Количественный состав смеси, разделенной на бумаге, можно установить методами фотометрии, колориметрии, радиометрии и др. Для фотометрии используют или непосредственно пятна на бумаге, или элюаты веществ из этих пятен. В последнем случае пятна вырезают из бумаги, соответствующим растворителем элюируют вещества из каждого пятна и фотометрируют элюаты на спектрофотометре или фотоэлектроколориметре при определенной длине волны. Таким способом определяют, например, аминокислотный состав белков семян, углеводы и др. Жирнокислотный состав жиров и масел определяют фотометрированием пятен жирных кислот непосредственно на бумажной хроматограмме.
При фотометрировании бумажной хроматограммы измеряют интегральную оптическую плотность пятна и получают кривую распределения, описывающую зависимость оптической плотности от интенсивности окраски и размеров пятна. В свою очередь, интенсивность окраски пропорциональна концентрации компонента в пятне.
Для выполнения хроматографии на бумаге существует несколько вариантов метода.
Нисходящая хроматография – полоску бумаги с нанесенными на нее пробами вносят в хроматографическую камеру и помещают верхним концом в лоток с подвижным растворителем, который постепенно протекает по бумаге вниз.
Восходящая хроматография – полоску бумаги с нанесенными пробами свертывают в цилиндр, скрепляют края зажимами или сшивают нитками и опускают в камеру, на дно которой налит подвижный растворитель. Бумагу устанавливают таким образом, чтобы она находилась в камере в строго вертикальном положении. Под действием капиллярных сил подвижный растворитель поднимается по бумаге вверх.

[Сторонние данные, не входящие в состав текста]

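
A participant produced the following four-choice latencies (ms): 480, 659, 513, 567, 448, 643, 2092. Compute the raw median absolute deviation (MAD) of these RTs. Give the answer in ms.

87 ms

Sorted: 448, 480, 513, 567, 643, 659, 2092 → median = 567
|x − 567|: 87, 92, 54, 0, 119, 76, 1525
Sorted deviations: 0, 54, 76, 87, 92, 119, 1525 → MAD = 87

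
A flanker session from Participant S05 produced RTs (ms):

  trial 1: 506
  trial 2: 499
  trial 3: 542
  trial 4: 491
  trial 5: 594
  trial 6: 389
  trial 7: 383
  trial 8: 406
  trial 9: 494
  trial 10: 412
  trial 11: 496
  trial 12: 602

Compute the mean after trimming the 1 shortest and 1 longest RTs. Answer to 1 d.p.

482.9 ms

Sorted: 383, 389, 406, 412, 491, 494, 496, 499, 506, 542, 594, 602
Drop lowest 1 (383) and highest 1 (602)
Remaining (n=10): Σ = 4829, mean = 4829/10 = 482.900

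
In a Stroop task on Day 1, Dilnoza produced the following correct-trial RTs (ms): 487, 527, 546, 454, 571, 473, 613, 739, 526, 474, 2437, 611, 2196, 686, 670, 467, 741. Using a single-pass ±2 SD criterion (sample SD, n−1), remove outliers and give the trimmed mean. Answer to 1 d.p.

572.3 ms

n = 17, ΣRT = 13218, M = 777.529
Σ(x−M)² = 5536130.24; s = √(5536130.24/16) = 588.225
Cutoffs: 777.529 ± 2·588.225 → [-398.9, 1954.0]
Outside: 2196, 2437 → excluded.
Retained (n=15): Σ = 8585, mean = 8585/15 = 572.333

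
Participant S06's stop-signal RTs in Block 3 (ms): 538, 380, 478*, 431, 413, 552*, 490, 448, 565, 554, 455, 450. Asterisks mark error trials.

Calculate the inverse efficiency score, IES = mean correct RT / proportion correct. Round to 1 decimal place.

Correct trials (n=10): 538, 380, 431, 413, 490, 448, 565, 554, 455, 450
Mean correct RT = 4724/10 = 472.4000 ms
Proportion correct = 10/12
IES = 472.4000 / (10/12) = 566.880 ms

566.9 ms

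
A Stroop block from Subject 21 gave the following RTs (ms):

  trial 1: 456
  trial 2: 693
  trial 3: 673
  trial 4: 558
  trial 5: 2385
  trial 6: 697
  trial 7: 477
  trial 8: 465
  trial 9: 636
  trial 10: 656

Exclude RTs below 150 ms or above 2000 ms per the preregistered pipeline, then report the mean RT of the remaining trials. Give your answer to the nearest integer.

Excluded: 2385
Retained (n=9): Σ = 5311
Mean = 5311/9 = 590.1111

590 ms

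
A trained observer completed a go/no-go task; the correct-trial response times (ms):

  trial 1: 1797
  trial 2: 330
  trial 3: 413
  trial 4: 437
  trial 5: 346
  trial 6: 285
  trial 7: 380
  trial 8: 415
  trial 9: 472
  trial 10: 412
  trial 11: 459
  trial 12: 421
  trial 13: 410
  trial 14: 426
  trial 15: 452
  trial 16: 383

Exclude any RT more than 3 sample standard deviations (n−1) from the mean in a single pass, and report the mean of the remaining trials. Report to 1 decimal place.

n = 16, ΣRT = 7838, M = 489.875
Σ(x−M)² = 1858591.75; s = √(1858591.75/15) = 352.003
Cutoffs: 489.875 ± 3·352.003 → [-566.1, 1545.9]
Outside: 1797 → excluded.
Retained (n=15): Σ = 6041, mean = 6041/15 = 402.733

402.7 ms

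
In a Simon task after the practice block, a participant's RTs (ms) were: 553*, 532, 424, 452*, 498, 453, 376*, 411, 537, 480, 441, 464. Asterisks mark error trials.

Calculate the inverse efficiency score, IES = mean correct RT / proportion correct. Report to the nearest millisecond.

628 ms

Correct trials (n=9): 532, 424, 498, 453, 411, 537, 480, 441, 464
Mean correct RT = 4240/9 = 471.1111 ms
Proportion correct = 9/12
IES = 471.1111 / (9/12) = 628.148 ms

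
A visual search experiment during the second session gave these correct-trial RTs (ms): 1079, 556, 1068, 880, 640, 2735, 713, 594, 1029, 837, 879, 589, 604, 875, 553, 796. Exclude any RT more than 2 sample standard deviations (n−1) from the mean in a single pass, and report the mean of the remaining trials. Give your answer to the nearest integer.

779 ms

n = 16, ΣRT = 14427, M = 901.688
Σ(x−M)² = 4079623.44; s = √(4079623.44/15) = 521.512
Cutoffs: 901.688 ± 2·521.512 → [-141.3, 1944.7]
Outside: 2735 → excluded.
Retained (n=15): Σ = 11692, mean = 11692/15 = 779.467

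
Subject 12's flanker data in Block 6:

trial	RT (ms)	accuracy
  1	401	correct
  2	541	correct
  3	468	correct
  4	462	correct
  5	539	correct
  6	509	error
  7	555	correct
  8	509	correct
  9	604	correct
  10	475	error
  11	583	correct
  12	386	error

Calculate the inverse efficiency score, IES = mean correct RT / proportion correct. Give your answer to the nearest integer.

Correct trials (n=9): 401, 541, 468, 462, 539, 555, 509, 604, 583
Mean correct RT = 4662/9 = 518.0000 ms
Proportion correct = 9/12
IES = 518.0000 / (9/12) = 690.667 ms

691 ms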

Восходяще-нисходящая хроматография – полоску бумаги с нанесенными пробами одним концом погружают в растворитель, другой перебрасывают через стеклянную палочку. Подвижный растворитель капиллярными силами поднимается по бумаге, перетекает через палочку и спускается вниз.
Горизонтальная хроматография – наиболее простой способ. Полоску бумаги натягивают горизонтально на рамку из стеклянных палочек, которая вставлена в стеклянную кювету. Пробы наносят по обе стороны от середины полоски. Подвижный растворитель поступает по бумажному фитилю из ванночки, расположенной в середине камеры.
Круговая хроматография – из хроматографической бумаги вырезают круг; в нем, в свою очередь, вырезают полоску от края к центру шириной 2 мм, отгибают ее перпендикулярно плоскости круга ко дну сосуда, на который положен круг, и укорачивают круг до нужного размера. Через эту полоску-фильтр всасывается подвижный растворитель, находящийся в сосуде.
Камерами для кругового разделения могут служить две (нижняя и верхняя) сложенные вместе половинки чашки Петри, между которыми натягивают кружок бумаги. Для разделения более сложных смесей пользуются эксикаторами, вкладывая бумагу между крышкой и основанием. Обычно пробу наносят в центр кружка и после проявления получают концентрические кольца. Можно наносить несколько проб по окружности диаметром 2…3 см, а растворитель подводить в центр окружности.
Выбор того или иного способа зависит от назначения анализа и свойств разделяемых веществ. Способ нисходящей хроматографии эффективнее, чем восходящей, так как при восходящем разделении капиллярным силам противодействуют силы земного притяжения. Поэтому при достижении растворителем высоты подъема 20 см скорость его дальнейшего продвижения резко снижается. Однако достоинствами восходящего способа разделения являются применение более простой аппаратуры и точность результатов.
Способ круговой хроматографии применяется для качественного разделения веществ с близкими значениями Rf, так как он в некоторых случаях дает резко разграниченные круговые зоны. Преимуществом кругового способа является также быстрота проведения разделения. Так, на бумажном диске диаметром 6 см проявление происходит в течение 10…15 мин.